Dear Da,
Cold here still, but that’s April for you. Ha ha. Thank you for the stockings, You have no idea how we covet them here. I think the last time my feet were really dry was at Christmas.
He stopped, pen poised. He was out of topics.
He wouldn’t describe the hellscape of mud and splintered trees and rotting corpses, of the trenches filled with icy water long after the rains ceased.
He would not write of the soldier, his friend, caught in the wire of no man’s land, every night screaming for someone to please please kill him.
Wrenching & beautifully written.
Yes.. I think the first world war is a great topic for the prompt… and I guess the worst horrors where never put on ink… (after all the letters would have been censored).

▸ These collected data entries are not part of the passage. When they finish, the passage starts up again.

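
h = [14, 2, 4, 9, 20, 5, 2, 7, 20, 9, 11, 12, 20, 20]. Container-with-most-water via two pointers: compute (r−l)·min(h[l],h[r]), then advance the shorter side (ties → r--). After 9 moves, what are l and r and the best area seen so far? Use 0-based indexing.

l=4, r=8, best area=182

[0,13] min(14,20)*13=182 best=182 * → l++
[1,13] min(2,20)*12=24 best=182 → l++
[2,13] min(4,20)*11=44 best=182 → l++
[3,13] min(9,20)*10=90 best=182 → l++
[4,13] min(20,20)*9=180 best=182 → r--
[4,12] min(20,20)*8=160 best=182 → r--
[4,11] min(20,12)*7=84 best=182 → r--
[4,10] min(20,11)*6=66 best=182 → r--
[4,9] min(20,9)*5=45 best=182 → r--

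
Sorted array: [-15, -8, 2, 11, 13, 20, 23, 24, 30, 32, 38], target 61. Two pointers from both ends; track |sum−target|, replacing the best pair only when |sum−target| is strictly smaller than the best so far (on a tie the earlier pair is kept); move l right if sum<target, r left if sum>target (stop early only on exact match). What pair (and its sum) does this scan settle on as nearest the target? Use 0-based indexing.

l=0 r=10: -15+38=23 d=38 *, l++
l=1 r=10: -8+38=30 d=31 *, l++
l=2 r=10: 2+38=40 d=21 *, l++
l=3 r=10: 11+38=49 d=12 *, l++
l=4 r=10: 13+38=51 d=10 *, l++
l=5 r=10: 20+38=58 d=3 *, l++
l=6 r=10: 23+38=61 d=0 *, stop

pair (23, 38) with sum 61 (|Δ|=0)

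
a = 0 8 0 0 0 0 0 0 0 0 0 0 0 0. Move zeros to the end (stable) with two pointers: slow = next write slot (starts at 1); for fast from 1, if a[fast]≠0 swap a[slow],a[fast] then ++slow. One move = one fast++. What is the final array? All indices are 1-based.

(s=1,f=1) a[fast]=0 → fast++
(s=1,f=2) a[fast]=8≠0 swap→a[1]=8 → slow++,fast++
(s=2,f=3) a[fast]=0 → fast++
(s=2,f=4) a[fast]=0 → fast++
(s=2,f=5) a[fast]=0 → fast++
(s=2,f=6) a[fast]=0 → fast++
(s=2,f=7) a[fast]=0 → fast++
(s=2,f=8) a[fast]=0 → fast++
(s=2,f=9) a[fast]=0 → fast++
(s=2,f=10) a[fast]=0 → fast++
(s=2,f=11) a[fast]=0 → fast++
(s=2,f=12) a[fast]=0 → fast++
(s=2,f=13) a[fast]=0 → fast++
(s=2,f=14) a[fast]=0 → fast++

[8, 0, 0, 0, 0, 0, 0, 0, 0, 0, 0, 0, 0, 0]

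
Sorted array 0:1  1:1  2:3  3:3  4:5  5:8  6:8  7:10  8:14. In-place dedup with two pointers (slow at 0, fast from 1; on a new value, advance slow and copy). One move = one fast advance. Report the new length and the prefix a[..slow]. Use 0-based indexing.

slow=0 fast=1: a[fast]=1=a[slow] dup, fast++
slow=0 fast=2: a[fast]=3≠a[slow]=1 write a[1]=3, slow++,fast++
slow=1 fast=3: a[fast]=3=a[slow] dup, fast++
slow=1 fast=4: a[fast]=5≠a[slow]=3 write a[2]=5, slow++,fast++
slow=2 fast=5: a[fast]=8≠a[slow]=5 write a[3]=8, slow++,fast++
slow=3 fast=6: a[fast]=8=a[slow] dup, fast++
slow=3 fast=7: a[fast]=10≠a[slow]=8 write a[4]=10, slow++,fast++
slow=4 fast=8: a[fast]=14≠a[slow]=10 write a[5]=14, slow++,fast++

length 6; prefix = [1, 3, 5, 8, 10, 14]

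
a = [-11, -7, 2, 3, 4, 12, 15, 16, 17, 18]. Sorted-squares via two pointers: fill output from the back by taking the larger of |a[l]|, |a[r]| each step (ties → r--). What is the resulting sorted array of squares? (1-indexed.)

l=1 r=10: |-11|<=|18| out[10]=324, r--
l=1 r=9: |-11|<=|17| out[9]=289, r--
l=1 r=8: |-11|<=|16| out[8]=256, r--
l=1 r=7: |-11|<=|15| out[7]=225, r--
l=1 r=6: |-11|<=|12| out[6]=144, r--
l=1 r=5: |-11|>|4| out[5]=121, l++
l=2 r=5: |-7|>|4| out[4]=49, l++
l=3 r=5: |2|<=|4| out[3]=16, r--
l=3 r=4: |2|<=|3| out[2]=9, r--
l=3 r=3: |2|<=|2| out[1]=4, r--

[4, 9, 16, 49, 121, 144, 225, 256, 289, 324]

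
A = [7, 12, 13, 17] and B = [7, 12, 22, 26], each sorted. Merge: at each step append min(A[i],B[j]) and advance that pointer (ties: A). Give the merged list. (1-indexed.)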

Well evoked. I wonder how many of us will see the battlefields of the first world war in the prompt and how many the camps of the second.

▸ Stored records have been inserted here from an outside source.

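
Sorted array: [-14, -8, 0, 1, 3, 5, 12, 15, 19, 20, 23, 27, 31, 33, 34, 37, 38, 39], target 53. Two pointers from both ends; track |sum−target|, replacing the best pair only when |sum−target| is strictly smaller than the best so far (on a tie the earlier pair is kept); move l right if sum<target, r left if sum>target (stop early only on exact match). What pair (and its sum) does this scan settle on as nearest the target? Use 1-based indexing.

pair (15, 38) with sum 53 (|Δ|=0)

[1,18] -14+39=25 d=28 * → l++
[2,18] -8+39=31 d=22 * → l++
[3,18] 0+39=39 d=14 * → l++
[4,18] 1+39=40 d=13 * → l++
[5,18] 3+39=42 d=11 * → l++
[6,18] 5+39=44 d=9 * → l++
[7,18] 12+39=51 d=2 * → l++
[8,18] 15+39=54 d=1 * → r--
[8,17] 15+38=53 d=0 * → stop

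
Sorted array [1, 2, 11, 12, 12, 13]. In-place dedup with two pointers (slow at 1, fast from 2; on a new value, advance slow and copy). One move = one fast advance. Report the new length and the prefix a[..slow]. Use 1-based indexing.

length 5; prefix = [1, 2, 11, 12, 13]

(s=1,f=2) a[fast]=2≠a[slow]=1 write a[2]=2 → slow++,fast++
(s=2,f=3) a[fast]=11≠a[slow]=2 write a[3]=11 → slow++,fast++
(s=3,f=4) a[fast]=12≠a[slow]=11 write a[4]=12 → slow++,fast++
(s=4,f=5) a[fast]=12=a[slow] dup → fast++
(s=4,f=6) a[fast]=13≠a[slow]=12 write a[5]=13 → slow++,fast++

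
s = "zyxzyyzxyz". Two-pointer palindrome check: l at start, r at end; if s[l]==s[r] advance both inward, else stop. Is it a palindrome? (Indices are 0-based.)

[0,9] 'z'=='z' → l++,r--
[1,8] 'y'=='y' → l++,r--
[2,7] 'x'=='x' → l++,r--
[3,6] 'z'=='z' → l++,r--
[4,5] 'y'=='y' → l++,r--

palindrome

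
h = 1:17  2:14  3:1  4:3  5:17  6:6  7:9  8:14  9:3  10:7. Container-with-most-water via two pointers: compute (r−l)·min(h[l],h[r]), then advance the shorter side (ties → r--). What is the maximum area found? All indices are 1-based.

[1,10] min(17,7)*9=63 best=63 * → r--
[1,9] min(17,3)*8=24 best=63 → r--
[1,8] min(17,14)*7=98 best=98 * → r--
[1,7] min(17,9)*6=54 best=98 → r--
[1,6] min(17,6)*5=30 best=98 → r--
[1,5] min(17,17)*4=68 best=98 → r--
[1,4] min(17,3)*3=9 best=98 → r--
[1,3] min(17,1)*2=2 best=98 → r--
[1,2] min(17,14)*1=14 best=98 → r--

max area = 98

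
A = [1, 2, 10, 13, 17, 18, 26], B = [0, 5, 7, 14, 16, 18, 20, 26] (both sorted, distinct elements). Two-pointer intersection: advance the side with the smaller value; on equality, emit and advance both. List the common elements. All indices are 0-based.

i=0 j=0: 1>0, j++
i=0 j=1: 1<5, i++
i=1 j=1: 2<5, i++
i=2 j=1: 10>5, j++
i=2 j=2: 10>7, j++
i=2 j=3: 10<14, i++
i=3 j=3: 13<14, i++
i=4 j=3: 17>14, j++
i=4 j=4: 17>16, j++
i=4 j=5: 17<18, i++
i=5 j=5: 18==18 emit, i++,j++
i=6 j=6: 26>20, j++
i=6 j=7: 26==26 emit, i++,j++

intersection = [18, 26]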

Sadly I also was reminded of the First World War, like the Second World War that they happened horrifies so many of us. That last line, …
K Rawson said it best. Great job.
Chilling.
I have many letters written by my Uncle and my father in law from WWII. The war had changed, but the end result remained the same. I always wondered about what they didn’t tell, couldn’t tell…
I am certain I now know.
Pathetic war that strips life from us!
Gut wrenching, puke rising, all too too real. Great descriptions.

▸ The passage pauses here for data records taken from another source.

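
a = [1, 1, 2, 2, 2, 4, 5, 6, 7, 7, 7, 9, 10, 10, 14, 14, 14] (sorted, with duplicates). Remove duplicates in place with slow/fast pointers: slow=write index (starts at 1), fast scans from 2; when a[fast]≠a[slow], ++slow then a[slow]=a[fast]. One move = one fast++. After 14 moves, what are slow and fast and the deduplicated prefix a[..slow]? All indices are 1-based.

slow=1 fast=2: a[fast]=1=a[slow] dup, fast++
slow=1 fast=3: a[fast]=2≠a[slow]=1 write a[2]=2, slow++,fast++
slow=2 fast=4: a[fast]=2=a[slow] dup, fast++
slow=2 fast=5: a[fast]=2=a[slow] dup, fast++
slow=2 fast=6: a[fast]=4≠a[slow]=2 write a[3]=4, slow++,fast++
slow=3 fast=7: a[fast]=5≠a[slow]=4 write a[4]=5, slow++,fast++
slow=4 fast=8: a[fast]=6≠a[slow]=5 write a[5]=6, slow++,fast++
slow=5 fast=9: a[fast]=7≠a[slow]=6 write a[6]=7, slow++,fast++
slow=6 fast=10: a[fast]=7=a[slow] dup, fast++
slow=6 fast=11: a[fast]=7=a[slow] dup, fast++
slow=6 fast=12: a[fast]=9≠a[slow]=7 write a[7]=9, slow++,fast++
slow=7 fast=13: a[fast]=10≠a[slow]=9 write a[8]=10, slow++,fast++
slow=8 fast=14: a[fast]=10=a[slow] dup, fast++
slow=8 fast=15: a[fast]=14≠a[slow]=10 write a[9]=14, slow++,fast++

slow=9, fast=16, prefix=[1, 2, 4, 5, 6, 7, 9, 10, 14]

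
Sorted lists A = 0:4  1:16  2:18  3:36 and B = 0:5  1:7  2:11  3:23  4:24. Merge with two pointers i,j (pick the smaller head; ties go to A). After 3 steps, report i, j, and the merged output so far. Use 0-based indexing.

i=0 j=0: A[i]=4<=B[j]=5 take 4, i++
i=1 j=0: A[i]=16>B[j]=5 take 5, j++
i=1 j=1: A[i]=16>B[j]=7 take 7, j++

i=1, j=2, merged so far=[4, 5, 7]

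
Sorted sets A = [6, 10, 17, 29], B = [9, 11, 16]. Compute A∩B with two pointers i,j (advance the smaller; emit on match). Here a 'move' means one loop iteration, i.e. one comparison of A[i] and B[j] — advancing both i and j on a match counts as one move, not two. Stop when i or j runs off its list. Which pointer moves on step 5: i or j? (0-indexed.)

i=0 j=0: 6<9, i++
i=1 j=0: 10>9, j++
i=1 j=1: 10<11, i++
i=2 j=1: 17>11, j++
i=2 j=2: 17>16, j++

j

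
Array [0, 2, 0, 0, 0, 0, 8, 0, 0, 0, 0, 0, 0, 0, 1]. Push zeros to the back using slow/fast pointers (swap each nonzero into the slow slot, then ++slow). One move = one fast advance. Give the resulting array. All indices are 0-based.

slow=0 fast=0: a[fast]=0, fast++
slow=0 fast=1: a[fast]=2≠0 swap→a[0]=2, slow++,fast++
slow=1 fast=2: a[fast]=0, fast++
slow=1 fast=3: a[fast]=0, fast++
slow=1 fast=4: a[fast]=0, fast++
slow=1 fast=5: a[fast]=0, fast++
slow=1 fast=6: a[fast]=8≠0 swap→a[1]=8, slow++,fast++
slow=2 fast=7: a[fast]=0, fast++
slow=2 fast=8: a[fast]=0, fast++
slow=2 fast=9: a[fast]=0, fast++
slow=2 fast=10: a[fast]=0, fast++
slow=2 fast=11: a[fast]=0, fast++
slow=2 fast=12: a[fast]=0, fast++
slow=2 fast=13: a[fast]=0, fast++
slow=2 fast=14: a[fast]=1≠0 swap→a[2]=1, slow++,fast++

[2, 8, 1, 0, 0, 0, 0, 0, 0, 0, 0, 0, 0, 0, 0]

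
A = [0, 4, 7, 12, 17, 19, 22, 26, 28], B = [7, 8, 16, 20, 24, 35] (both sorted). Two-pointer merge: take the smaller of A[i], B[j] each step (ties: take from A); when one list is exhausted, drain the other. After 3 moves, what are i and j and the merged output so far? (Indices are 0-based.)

i=3, j=0, merged so far=[0, 4, 7]

[i=0,j=0] A[i]=0<=B[j]=7 take 0 → i++
[i=1,j=0] A[i]=4<=B[j]=7 take 4 → i++
[i=2,j=0] A[i]=7<=B[j]=7 take 7 → i++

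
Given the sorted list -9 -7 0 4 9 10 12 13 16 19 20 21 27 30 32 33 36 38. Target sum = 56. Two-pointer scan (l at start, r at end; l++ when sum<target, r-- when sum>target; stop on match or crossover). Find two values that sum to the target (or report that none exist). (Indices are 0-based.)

[0,17] -9+38=29 <56 → l++
[1,17] -7+38=31 <56 → l++
[2,17] 0+38=38 <56 → l++
[3,17] 4+38=42 <56 → l++
[4,17] 9+38=47 <56 → l++
[5,17] 10+38=48 <56 → l++
[6,17] 12+38=50 <56 → l++
[7,17] 13+38=51 <56 → l++
[8,17] 16+38=54 <56 → l++
[9,17] 19+38=57 >56 → r--
[9,16] 19+36=55 <56 → l++
[10,16] 20+36=56 → found

(20, 36)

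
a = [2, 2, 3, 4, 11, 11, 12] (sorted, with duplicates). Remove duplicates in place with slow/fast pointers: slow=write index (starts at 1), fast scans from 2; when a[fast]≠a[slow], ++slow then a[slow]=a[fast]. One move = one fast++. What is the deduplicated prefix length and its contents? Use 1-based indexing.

length 5; prefix = [2, 3, 4, 11, 12]

slow=1 fast=2: a[fast]=2=a[slow] dup, fast++
slow=1 fast=3: a[fast]=3≠a[slow]=2 write a[2]=3, slow++,fast++
slow=2 fast=4: a[fast]=4≠a[slow]=3 write a[3]=4, slow++,fast++
slow=3 fast=5: a[fast]=11≠a[slow]=4 write a[4]=11, slow++,fast++
slow=4 fast=6: a[fast]=11=a[slow] dup, fast++
slow=4 fast=7: a[fast]=12≠a[slow]=11 write a[5]=12, slow++,fast++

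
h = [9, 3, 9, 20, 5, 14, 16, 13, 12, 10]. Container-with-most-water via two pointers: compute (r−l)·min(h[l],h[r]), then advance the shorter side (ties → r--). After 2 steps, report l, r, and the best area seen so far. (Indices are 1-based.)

l=3, r=10, best area=81

[1,10] min(9,10)*9=81 best=81 * → l++
[2,10] min(3,10)*8=24 best=81 → l++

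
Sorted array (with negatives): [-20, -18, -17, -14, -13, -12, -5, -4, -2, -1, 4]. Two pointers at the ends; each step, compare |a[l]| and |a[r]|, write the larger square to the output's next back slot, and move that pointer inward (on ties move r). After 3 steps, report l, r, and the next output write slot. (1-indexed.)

l=4, r=11, next write slot=8

l=1 r=11: |-20|>|4| out[11]=400, l++
l=2 r=11: |-18|>|4| out[10]=324, l++
l=3 r=11: |-17|>|4| out[9]=289, l++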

Internalizing that kind of horror is awful enough. I can understand not wanting to burden the family with what a soldier has seen. WWI was supposed to be the war to end all wars, but I think as long as there are humans, there will be war. Tragic. Well told story.
The barbed wire did make me think of the Great War and the no man’s land. You told this just perfectly. Especially that last image.
No words. No words at all.
OK, maybe two. Superb story!
The last line is very powerful. Well written!
Wow! This is an amazing and dark picture. I am feeling shades of WWI.
What a powerful piece…
Some 60 years later, my dad told some of the horrors of his war. Things he saw and felt were too much sometimes even then to share.
Nice WWI reference and story. The poor soldiers, suffering yet compassionate enough to withhold the truth from their families so that they would not worry/suffer more.